December 3, 2019 07:05
My husband is disabled and there have been many questions along the way. There has been additional medical information sought from my husband’s GP. But there seems to be no issues. My few bits of advice would be to try and get in as much childcare experience as you can. This will enable you to prove to your social worker of your abilities, work out things you struggle with and this should help you to find ways to combat it and take it back to your social worker. Be confident in yourself. You know your abilities better than any social worker/medical advisor so stand your ground. Make sure you have an amazing support network around you and make sure there is always someone on hand if you need them. Do your own risk assessment. What if you can’t do this? What would you do? It all shows determination and that you have thought about it. Plus you are proving that you take it seriously and are thinking about how you can meet the needs of a child.
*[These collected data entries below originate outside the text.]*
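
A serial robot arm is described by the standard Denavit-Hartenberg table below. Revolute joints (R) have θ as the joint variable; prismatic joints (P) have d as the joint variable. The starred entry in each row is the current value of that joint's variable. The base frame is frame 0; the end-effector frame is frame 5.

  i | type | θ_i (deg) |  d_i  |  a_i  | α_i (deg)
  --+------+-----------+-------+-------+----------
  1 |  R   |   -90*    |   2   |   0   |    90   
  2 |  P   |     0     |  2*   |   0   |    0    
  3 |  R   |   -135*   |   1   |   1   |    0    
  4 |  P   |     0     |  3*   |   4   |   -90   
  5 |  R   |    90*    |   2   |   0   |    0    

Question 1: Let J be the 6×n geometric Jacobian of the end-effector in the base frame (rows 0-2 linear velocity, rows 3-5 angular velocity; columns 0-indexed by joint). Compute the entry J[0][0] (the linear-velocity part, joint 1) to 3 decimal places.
axis z_0 = ẑ; lever o_n−o_0 = (-6.0000,2.1213,-2.9497)
cross product → J_v[:, 0] = (-2.1213,-6.0000,0.0000)
J_ω[:, 0] = z_0
entry J[0][0] = -2.1213

-2.121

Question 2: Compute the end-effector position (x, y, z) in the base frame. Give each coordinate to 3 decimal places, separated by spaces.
-6.000 2.121 -2.950

after link 1: o_1 = (0.0000, 0.0000, 2.0000)
after link 2: o_2 = (-2.0000, -0.0000, 2.0000)
after link 3: o_3 = (-3.0000, 0.7071, 1.2929)
after link 4: o_4 = (-6.0000, 3.5355, -1.5355)
after link 5: o_5 = (-6.0000, 2.1213, -2.9497)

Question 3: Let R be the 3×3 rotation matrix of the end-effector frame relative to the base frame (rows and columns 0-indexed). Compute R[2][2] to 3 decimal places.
End-effector z-axis (col 2 of R) = (-0.0000,-0.7071,-0.7071)
R[2][2] = -0.7071

-0.707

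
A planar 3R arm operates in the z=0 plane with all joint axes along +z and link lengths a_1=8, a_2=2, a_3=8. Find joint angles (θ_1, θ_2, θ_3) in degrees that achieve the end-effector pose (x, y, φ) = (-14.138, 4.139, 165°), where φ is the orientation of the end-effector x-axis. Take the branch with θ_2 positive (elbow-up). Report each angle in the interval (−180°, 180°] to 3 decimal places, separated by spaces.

wrist centre = target − a_3·(cos φ, sin φ) = (-6.4106, 2.0684)
cos θ_2 = (45.3742−8²−2²)/(2·8·2) = -0.7071; θ_2 = 134.9959° (elbow-up)
β = atan2(2.0684,-6.4106) = 162.1171°; ψ = atan2(1.4143,6.5859) = 12.1201°
θ_1 = β − ψ = 149.9970°
θ_3 = φ − θ_1 − θ_2 = -119.9929° (wrapped to (-180°,180°])

149.997 134.996 -119.993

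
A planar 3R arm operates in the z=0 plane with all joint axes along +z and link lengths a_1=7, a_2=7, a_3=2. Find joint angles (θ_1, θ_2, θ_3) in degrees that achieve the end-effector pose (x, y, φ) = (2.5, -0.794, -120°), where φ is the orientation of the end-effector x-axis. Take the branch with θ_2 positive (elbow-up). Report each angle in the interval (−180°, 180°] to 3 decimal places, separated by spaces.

-59.996 149.999 149.997

wrist centre = target − a_3·(cos φ, sin φ) = (3.5000, 0.9381)
cos θ_2 = (13.1299−7²−7²)/(2·7·7) = -0.8660; θ_2 = 149.9995° (elbow-up)
β = atan2(0.9381,3.5000) = 15.0035°; ψ = atan2(3.5001,0.9379) = 74.9997°
θ_1 = β − ψ = -59.9963°
θ_3 = φ − θ_1 − θ_2 = 149.9968° (wrapped to (-180°,180°])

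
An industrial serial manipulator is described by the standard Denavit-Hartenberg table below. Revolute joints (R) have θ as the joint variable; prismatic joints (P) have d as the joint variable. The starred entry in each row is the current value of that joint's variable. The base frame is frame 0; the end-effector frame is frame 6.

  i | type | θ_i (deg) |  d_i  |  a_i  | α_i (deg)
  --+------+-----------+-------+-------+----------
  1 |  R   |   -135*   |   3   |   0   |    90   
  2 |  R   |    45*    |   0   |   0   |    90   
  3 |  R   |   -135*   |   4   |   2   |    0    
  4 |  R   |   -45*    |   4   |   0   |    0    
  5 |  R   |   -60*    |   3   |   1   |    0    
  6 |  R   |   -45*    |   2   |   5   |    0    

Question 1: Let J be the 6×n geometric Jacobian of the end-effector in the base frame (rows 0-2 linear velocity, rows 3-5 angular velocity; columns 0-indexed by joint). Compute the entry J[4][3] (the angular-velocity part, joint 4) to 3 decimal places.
axis z_3 = (-0.5000,-0.5000,-0.7071); lever o_n−o_3 = (-8.9245,-0.8696,-5.8025)
cross product → J_v[:, 3] = (2.2863,3.4093,-4.0274)
J_ω[:, 3] = z_3
entry J[4][3] = -0.5000

-0.500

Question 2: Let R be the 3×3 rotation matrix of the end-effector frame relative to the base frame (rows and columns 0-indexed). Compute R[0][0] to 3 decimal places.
End-effector x-axis (col 0 of R) = (-0.8124,0.5536,0.1830)
R[0][0] = -0.8124

-0.812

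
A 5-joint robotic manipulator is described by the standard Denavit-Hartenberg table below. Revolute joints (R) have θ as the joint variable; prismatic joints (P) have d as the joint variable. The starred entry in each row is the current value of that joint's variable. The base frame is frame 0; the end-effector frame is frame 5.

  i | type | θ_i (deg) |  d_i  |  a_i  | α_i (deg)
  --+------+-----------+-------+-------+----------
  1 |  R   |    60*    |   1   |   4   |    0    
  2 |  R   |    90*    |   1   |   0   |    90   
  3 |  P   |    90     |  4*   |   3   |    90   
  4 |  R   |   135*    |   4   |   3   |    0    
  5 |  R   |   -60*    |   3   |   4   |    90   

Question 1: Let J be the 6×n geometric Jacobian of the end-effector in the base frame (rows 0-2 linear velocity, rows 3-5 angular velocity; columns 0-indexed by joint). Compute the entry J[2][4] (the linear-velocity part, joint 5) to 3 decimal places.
-3.864

axis z_4 = (-0.8660,0.5000,-0.0000); lever o_n−o_4 = (-0.6662,4.8461,1.0353)
cross product → J_v[:, 4] = (0.5176,0.8966,-3.8637)
J_ω[:, 4] = z_4
entry J[2][4] = -3.8637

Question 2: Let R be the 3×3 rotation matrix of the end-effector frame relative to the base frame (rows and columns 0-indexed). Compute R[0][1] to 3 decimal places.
End-effector y-axis (col 1 of R) = (-0.8660,0.5000,-0.0000)
R[0][1] = -0.8660

-0.866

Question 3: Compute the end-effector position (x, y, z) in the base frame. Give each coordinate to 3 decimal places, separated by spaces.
after link 1: o_1 = (2.0000, 3.4641, 1.0000)
after link 2: o_2 = (2.0000, 3.4641, 2.0000)
after link 3: o_3 = (4.0000, 6.9282, 5.0000)
after link 4: o_4 = (1.5966, 10.7653, 2.8787)
after link 5: o_5 = (0.9303, 15.6114, 3.9140)

0.930 15.611 3.914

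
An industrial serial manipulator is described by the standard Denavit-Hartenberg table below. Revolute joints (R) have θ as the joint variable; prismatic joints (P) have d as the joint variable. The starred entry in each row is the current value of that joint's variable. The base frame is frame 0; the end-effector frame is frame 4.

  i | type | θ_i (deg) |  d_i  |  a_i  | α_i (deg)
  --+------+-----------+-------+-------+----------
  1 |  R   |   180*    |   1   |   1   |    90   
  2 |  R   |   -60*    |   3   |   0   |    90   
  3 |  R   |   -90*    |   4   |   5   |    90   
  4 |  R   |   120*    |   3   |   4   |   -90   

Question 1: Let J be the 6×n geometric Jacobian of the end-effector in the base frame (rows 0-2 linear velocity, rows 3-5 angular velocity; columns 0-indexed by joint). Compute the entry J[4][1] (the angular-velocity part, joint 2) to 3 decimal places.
axis z_1 = (0.0000,1.0000,0.0000); lever o_n−o_1 = (7.9641,-0.0000,-1.1340)
cross product → J_v[:, 1] = (-1.1340,0.0000,-7.9641)
J_ω[:, 1] = z_1
entry J[4][1] = 1.0000

1.000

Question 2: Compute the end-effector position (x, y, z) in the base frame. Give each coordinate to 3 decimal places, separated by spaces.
6.964 -0.000 -0.134

after link 1: o_1 = (-1.0000, 0.0000, 1.0000)
after link 2: o_2 = (-1.0000, 3.0000, 1.0000)
after link 3: o_3 = (2.4641, -2.0000, -1.0000)
after link 4: o_4 = (6.9641, -0.0000, -0.1340)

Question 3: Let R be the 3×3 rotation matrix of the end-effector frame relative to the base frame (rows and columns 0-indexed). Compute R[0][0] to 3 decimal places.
0.750

End-effector x-axis (col 0 of R) = (0.7500,0.5000,-0.4330)
R[0][0] = 0.7500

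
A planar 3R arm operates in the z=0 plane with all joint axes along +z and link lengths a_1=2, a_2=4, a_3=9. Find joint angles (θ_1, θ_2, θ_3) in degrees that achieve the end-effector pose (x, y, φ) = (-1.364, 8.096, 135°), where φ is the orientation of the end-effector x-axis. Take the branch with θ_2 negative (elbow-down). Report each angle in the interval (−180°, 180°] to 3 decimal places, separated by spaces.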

The best piece of advice I can give is to find an agency that understands you. One that wants to work with you and not against you. I hope this helps
December 7, 2019 18:05
We didn’t really have to find an agency that suited us from the disability side as the adoption process is pretty much the same with every agency. The medical side of things is dealt with you GP/specialist and the agency’s medical advisor. The medical advisor will be in charge of collecting all the information and any additional information that they may need to make a decision. I hope this is some sort of help
February 8, 2020 08:27
I am an adopter who has become disabled. It is a shame that some SWs have such a limited opinion of people with disabilities. I have been dealt with very badly by post adoption 'support' unfortunately. It sounds like you are doing all the right things to prepare yourself. Personally I think going with someone like Barnardos or another VA rather than an LA may be more helpful. Others may disagree though.